First Playhouse developers get a little more time
Jan Soleimani, the owner of the First Playhouse building at the corner of Middle Neck Road and Maple Drive, said developers are committed to the project. (Photo by Janelle Clausen)

Great Neck Estates trustees granted the developers for the First Playhouse project extra time to secure a demolition permit and building permit on Monday night after the group submitted amended plans for the building.

The First Playhouse of Great Neck Corp. has planned to redevelop the historic theater, which straddles Great Neck Estates and Great Neck Plaza and is located at the corner of Middle Neck Road and Maple Drive, into a 20-unit apartment building with retail space for well over a decade.

The First Playhouse showcased Broadway-bound plays and Vaudeville acts starting in the mid-1920s, including the works of the Marx brothers and F. Scott Fitzgerald in its heyday. United Artists bought the theatre in the 1930s, but it went out of business in 1983.

The developers recently offered amended plans, which included changing the entrance location, adding windows to the west side facing Maple Drive and moving the fitness center upstairs.

A. Thomas Levin, the village attorney, had raised some concerns at the meeting, such as how the village would be protected and what would happen if the developers demolished the building but left “a hole in the ground.”

He also asked how the village could grant an extension if it was uncertain how long the process would be, as the village “can’t give an extension of the deadline forever.”

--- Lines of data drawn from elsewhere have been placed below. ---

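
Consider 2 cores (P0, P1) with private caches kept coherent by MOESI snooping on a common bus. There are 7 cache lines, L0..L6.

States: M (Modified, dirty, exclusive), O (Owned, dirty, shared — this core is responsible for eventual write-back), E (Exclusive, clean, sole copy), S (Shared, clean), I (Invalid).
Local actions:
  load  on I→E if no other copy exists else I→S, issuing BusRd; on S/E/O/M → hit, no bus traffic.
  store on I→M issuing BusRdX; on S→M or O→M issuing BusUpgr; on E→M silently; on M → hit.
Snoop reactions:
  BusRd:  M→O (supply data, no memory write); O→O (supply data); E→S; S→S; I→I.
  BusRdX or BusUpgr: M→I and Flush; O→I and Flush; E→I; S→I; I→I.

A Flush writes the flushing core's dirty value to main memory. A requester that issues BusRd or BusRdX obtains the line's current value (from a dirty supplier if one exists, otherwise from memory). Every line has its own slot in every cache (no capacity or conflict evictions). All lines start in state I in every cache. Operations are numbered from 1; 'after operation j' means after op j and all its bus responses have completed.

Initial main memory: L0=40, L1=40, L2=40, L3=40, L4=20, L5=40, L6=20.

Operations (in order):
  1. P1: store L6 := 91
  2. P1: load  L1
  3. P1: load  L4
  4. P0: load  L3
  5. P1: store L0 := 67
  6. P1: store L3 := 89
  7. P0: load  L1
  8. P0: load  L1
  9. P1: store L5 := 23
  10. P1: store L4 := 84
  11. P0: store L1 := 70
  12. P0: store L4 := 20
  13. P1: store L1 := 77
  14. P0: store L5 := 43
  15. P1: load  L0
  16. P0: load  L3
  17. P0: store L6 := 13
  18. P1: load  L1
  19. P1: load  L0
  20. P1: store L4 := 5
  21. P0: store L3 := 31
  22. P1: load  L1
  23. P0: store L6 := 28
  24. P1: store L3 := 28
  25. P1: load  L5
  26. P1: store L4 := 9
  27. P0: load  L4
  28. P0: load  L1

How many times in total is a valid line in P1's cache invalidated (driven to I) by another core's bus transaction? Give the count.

[1] P1: store L6 := 91 | P0:I, P1:M(91) | bus: BusRdX
[2] P1: load  L1 | P0:I, P1:E(40) | bus: BusRd
[3] P1: load  L4 | P0:I, P1:E(20) | bus: BusRd
[4] P0: load  L3 | P0:E(40), P1:I | bus: BusRd
[5] P1: store L0 := 67 | P0:I, P1:M(67) | bus: BusRdX
[6] P1: store L3 := 89 | P0:I, P1:M(89) | bus: BusRdX
[7] P0: load  L1 | P0:S(40), P1:S(40) | bus: BusRd
[8] P0: load  L1 | P0:S(40), P1:S(40) | bus: none
[9] P1: store L5 := 23 | P0:I, P1:M(23) | bus: BusRdX
[10] P1: store L4 := 84 | P0:I, P1:M(84) | bus: none
[11] P0: store L1 := 70 | P0:M(70), P1:I | bus: BusUpgr
[12] P0: store L4 := 20 | P0:M(20), P1:I | bus: BusRdX,Flush
[13] P1: store L1 := 77 | P0:I, P1:M(77) | bus: BusRdX,Flush
[14] P0: store L5 := 43 | P0:M(43), P1:I | bus: BusRdX,Flush
[15] P1: load  L0 | P0:I, P1:M(67) | bus: none
[16] P0: load  L3 | P0:S(89), P1:O(89) | bus: BusRd
[17] P0: store L6 := 13 | P0:M(13), P1:I | bus: BusRdX,Flush
[18] P1: load  L1 | P0:I, P1:M(77) | bus: none
[19] P1: load  L0 | P0:I, P1:M(67) | bus: none
[20] P1: store L4 := 5 | P0:I, P1:M(5) | bus: BusRdX,Flush
[21] P0: store L3 := 31 | P0:M(31), P1:I | bus: BusUpgr,Flush
[22] P1: load  L1 | P0:I, P1:M(77) | bus: none
[23] P0: store L6 := 28 | P0:M(28), P1:I | bus: none
[24] P1: store L3 := 28 | P0:I, P1:M(28) | bus: BusRdX,Flush
[25] P1: load  L5 | P0:O(43), P1:S(43) | bus: BusRd
[26] P1: store L4 := 9 | P0:I, P1:M(9) | bus: none
[27] P0: load  L4 | P0:S(9), P1:O(9) | bus: BusRd
[28] P0: load  L1 | P0:S(77), P1:O(77) | bus: BusRd

invalidations = 5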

Albert Shirian, who is developing the project for First Playhouse of Great Neck Corp., said the company had found some problems and come up with a better plan. He also said he hopes to add a more modern façade to the building, which would not change its fundamental structure.

A lack of clear guidelines and extensive insurance requirements have been issues, Shirian said, but the developers plan to push forward with the project.

“I like to start, I like to finish, I like to get out,” Shirian said, adding that he plans to make the building as “beautiful as possible.”

Jan Soleimani, the owner of the building, also said he wants to get the project done as quickly as possible.

Mayor William Warner said Great Neck Estates is not trying to hold up the project and there is a “formula for what we have and what’s in the code,” which building inspector Barbara Dziorney must stick to.

“We’re trying to move this along,” Warner said.

The developers now have up to six months to get a demolition permit from the village and then six months after that to once more be approved for a building permit. Trustees also voted to move a public hearing on the First Playhouse’s amended plans to October.

Great Neck Plaza Mayor Jean Celender did not speak during the public hearing but commented afterward, “We’d like to see it built, too.”

Editor’s note: This article was edited to elaborate on the historic background of the First Playhouse.